Using the code above, you can define this specific grid as follows: image

This, in turn, raises several questions:

  1. On memory requirements of Monarch: when done naively, Monarch requires storing 1 additional tensor of activations for backprop for every additional dimensionality -- or recomputing them due to gradient checkpointing. Is there any more efficient strategy for backprop through Monarch?
  2. On relation to tensor decompositions: when viewed from this angle, Monarch sounds vaguely related (though not equivalent) to some popular tensor decompositions, such as TensorTrain or TensorRing. Is Monarch universally better or are there special cases where I should use either one?

p.s. the perspective from this question is not my own, we stumbled into it in discussions with @ostroumova-la , @TimDettmers , @KhrulkovV

tridao commented 2 years ago

Hi @justheuristic, this is a very insightful observation! I believe the tensor perspective is one very fruitful way to view butterfly / Monarch. This perspective is the basis of our Monarch projection algorithm in the paper. [As an aside, this tensor perspective of the FFT (which butterfly / Monarch generalize) can be traced back to viewing the FFT as message passing on a junction tree. Here's a reference.]

Your implementation is quite close to ours. Monarch multiply (both square and rectangular) can be implemented in 2-3 lines of Pytorch with the help of torch.einsum. The slightly faster version materializes one additional array of activation as you observed.

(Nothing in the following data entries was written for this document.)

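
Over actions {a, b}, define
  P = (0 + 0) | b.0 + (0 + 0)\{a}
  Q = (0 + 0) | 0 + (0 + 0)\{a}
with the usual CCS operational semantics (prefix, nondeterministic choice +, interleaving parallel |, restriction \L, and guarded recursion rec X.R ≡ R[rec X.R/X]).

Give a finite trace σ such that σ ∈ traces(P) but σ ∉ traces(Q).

b

P's transition system — 2 states:
  p0 = (0 + 0) | b.0 + (0 + 0)\{a} → -b-> p1
  p1 = (0 + 0) | 0 → ∅
Q's transition system — 1 states:
  q0 = (0 + 0) | 0 + (0 + 0)\{a} → ∅
Run σ = ⟨b⟩ on P: start {p0}
  [1] b ⇒ {p1}
  — P admits the full trace.
Run σ = ⟨b⟩ on Q: start {q0}
  [1] b ⇒ ∅ (Q stuck)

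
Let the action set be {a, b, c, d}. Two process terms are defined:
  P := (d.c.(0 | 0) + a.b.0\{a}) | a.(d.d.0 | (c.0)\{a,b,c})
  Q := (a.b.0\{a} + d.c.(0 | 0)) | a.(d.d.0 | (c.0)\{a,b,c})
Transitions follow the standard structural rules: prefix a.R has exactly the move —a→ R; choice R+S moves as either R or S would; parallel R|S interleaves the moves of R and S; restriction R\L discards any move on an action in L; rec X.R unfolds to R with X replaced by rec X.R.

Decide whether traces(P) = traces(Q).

YES

Reachable graph of P (20 states):
  s0 = (d.c.(0 | 0) + a.b.0\{a}) | a.(d.d.0 | (c.0)\{a,b,c}) ⊢ -a-> s1, -a-> s2, -d-> s3
  s1 = (d.c.(0 | 0) + a.b.0\{a}) | (d.d.0 | (c.0)\{a,b,c}) ⊢ -a-> s4, -d-> s5, -d-> s6
  s2 = b.0\{a} | a.(d.d.0 | (c.0)\{a,b,c}) ⊢ -a-> s4, -b-> s7
  s3 = c.(0 | 0) | a.(d.d.0 | (c.0)\{a,b,c}) ⊢ -a-> s6, -c-> s8
  s4 = b.0\{a} | (d.d.0 | (c.0)\{a,b,c}) ⊢ -b-> s9, -d-> s10
  s5 = (d.c.(0 | 0) + a.b.0\{a}) | (d.0 | (c.0)\{a,b,c}) ⊢ -a-> s10, -d-> s11, -d-> s12
  s6 = c.(0 | 0) | (d.d.0 | (c.0)\{a,b,c}) ⊢ -c-> s13, -d-> s12
  s7 = 0\{a} | a.(d.d.0 | (c.0)\{a,b,c}) ⊢ -a-> s9
  s8 = 0 | 0 | a.(d.d.0 | (c.0)\{a,b,c}) ⊢ -a-> s13
  s9 = 0\{a} | (d.d.0 | (c.0)\{a,b,c}) ⊢ -d-> s14
  s10 = b.0\{a} | (d.0 | (c.0)\{a,b,c}) ⊢ -b-> s14, -d-> s15
  s11 = (d.c.(0 | 0) + a.b.0\{a}) | (0 | (c.0)\{a,b,c}) ⊢ -a-> s15, -d-> s16
  s12 = c.(0 | 0) | (d.0 | (c.0)\{a,b,c}) ⊢ -c-> s17, -d-> s16
  s13 = 0 | 0 | (d.d.0 | (c.0)\{a,b,c}) ⊢ -d-> s17
  s14 = 0\{a} | (d.0 | (c.0)\{a,b,c}) ⊢ -d-> s18
  s15 = b.0\{a} | (0 | (c.0)\{a,b,c}) ⊢ -b-> s18
  s16 = c.(0 | 0) | (0 | (c.0)\{a,b,c}) ⊢ -c-> s19
  s17 = 0 | 0 | (d.0 | (c.0)\{a,b,c}) ⊢ -d-> s19
  s18 = 0\{a} | (0 | (c.0)\{a,b,c}) ⊢ stopped
  s19 = 0 | 0 | (0 | (c.0)\{a,b,c}) ⊢ stopped
Reachable graph of Q (20 states):
  t0 = (a.b.0\{a} + d.c.(0 | 0)) | a.(d.d.0 | (c.0)\{a,b,c}) ⊢ -a-> t1, -a-> t2, -d-> t3
  t1 = (a.b.0\{a} + d.c.(0 | 0)) | (d.d.0 | (c.0)\{a,b,c}) ⊢ -a-> t4, -d-> t5, -d-> t6
  t2 = b.0\{a} | a.(d.d.0 | (c.0)\{a,b,c}) ⊢ -a-> t4, -b-> t7
  t3 = c.(0 | 0) | a.(d.d.0 | (c.0)\{a,b,c}) ⊢ -a-> t6, -c-> t8
  t4 = b.0\{a} | (d.d.0 | (c.0)\{a,b,c}) ⊢ -b-> t9, -d-> t10
  t5 = (a.b.0\{a} + d.c.(0 | 0)) | (d.0 | (c.0)\{a,b,c}) ⊢ -a-> t10, -d-> t11, -d-> t12
  t6 = c.(0 | 0) | (d.d.0 | (c.0)\{a,b,c}) ⊢ -c-> t13, -d-> t12
  t7 = 0\{a} | a.(d.d.0 | (c.0)\{a,b,c}) ⊢ -a-> t9
  t8 = 0 | 0 | a.(d.d.0 | (c.0)\{a,b,c}) ⊢ -a-> t13
  t9 = 0\{a} | (d.d.0 | (c.0)\{a,b,c}) ⊢ -d-> t14
  t10 = b.0\{a} | (d.0 | (c.0)\{a,b,c}) ⊢ -b-> t14, -d-> t15
  t11 = (a.b.0\{a} + d.c.(0 | 0)) | (0 | (c.0)\{a,b,c}) ⊢ -a-> t15, -d-> t16
  t12 = c.(0 | 0) | (d.0 | (c.0)\{a,b,c}) ⊢ -c-> t17, -d-> t16
  t13 = 0 | 0 | (d.d.0 | (c.0)\{a,b,c}) ⊢ -d-> t17
  t14 = 0\{a} | (d.0 | (c.0)\{a,b,c}) ⊢ -d-> t18
  t15 = b.0\{a} | (0 | (c.0)\{a,b,c}) ⊢ -b-> t18
  t16 = c.(0 | 0) | (0 | (c.0)\{a,b,c}) ⊢ -c-> t19
  t17 = 0 | 0 | (d.0 | (c.0)\{a,b,c}) ⊢ -d-> t19
  t18 = 0\{a} | (0 | (c.0)\{a,b,c}) ⊢ stopped
  t19 = 0 | 0 | (0 | (c.0)\{a,b,c}) ⊢ stopped
Bisimilarity quotient blocks:
  B0 = {s0, t0}
  B1 = {s1, t1}
  B2 = {s6, t6}
  B3 = {s13, s9, t13, t9}
  B4 = {s14, s17, t14, t17}
  B5 = {s18, s19, t18, t19}
  B6 = {s12, t12}
  B7 = {s16, t16}
  B8 = {s4, t4}
  B9 = {s10, t10}
  B10 = {s15, t15}
  B11 = {s5, t5}
  B12 = {s11, t11}
  B13 = {s2, t2}
  B14 = {s7, s8, t7, t8}
  B15 = {s3, t3}
s0 ∈ B0, t0 ∈ B0 → same block
Bisimilar ⇒ trace-equivalent.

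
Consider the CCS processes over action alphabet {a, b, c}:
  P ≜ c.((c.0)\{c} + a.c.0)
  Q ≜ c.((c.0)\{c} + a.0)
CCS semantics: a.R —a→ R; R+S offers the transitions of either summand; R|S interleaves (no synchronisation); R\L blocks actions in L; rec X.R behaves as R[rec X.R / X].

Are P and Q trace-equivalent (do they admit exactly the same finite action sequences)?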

  1. Adding more dimensions: that's a great idea! I particularly like the einsum way to implement Monarch, and you can generalize that to more dimensions easily.
  2. Memory: we typically just store an additional array of activation. One can certainly use gradient checkpointing to trade memory/compute like you have done. Recomputation is quite fast since we're multiplying by a block-diagonal matrix.
  3. Relation to tensor decomposition: Monarch matrix can be viewed as a tensor as you observed. It was designed for hardware efficiency (hence the use of block-diagonal matrices) and to capture many fast transforms (e.g., Fourier). Some applications do well with the "fourier" inductive bias (e.g., MRI reconstruction and PDE solving in the paper), and so Monarch would be more well-suited compared to other tensor methods.
justheuristic commented 2 years ago

Thank you kindly for the response (and references)! I somehow did not make the connection to the message-passing view of FFT

Also, thank you for sharing the implementation, I'm currently running experiments in a memory-constrained setup and the re-materialization trick from BlockdiagButterflyMultiply was way more efficient than naive grad checkpointing.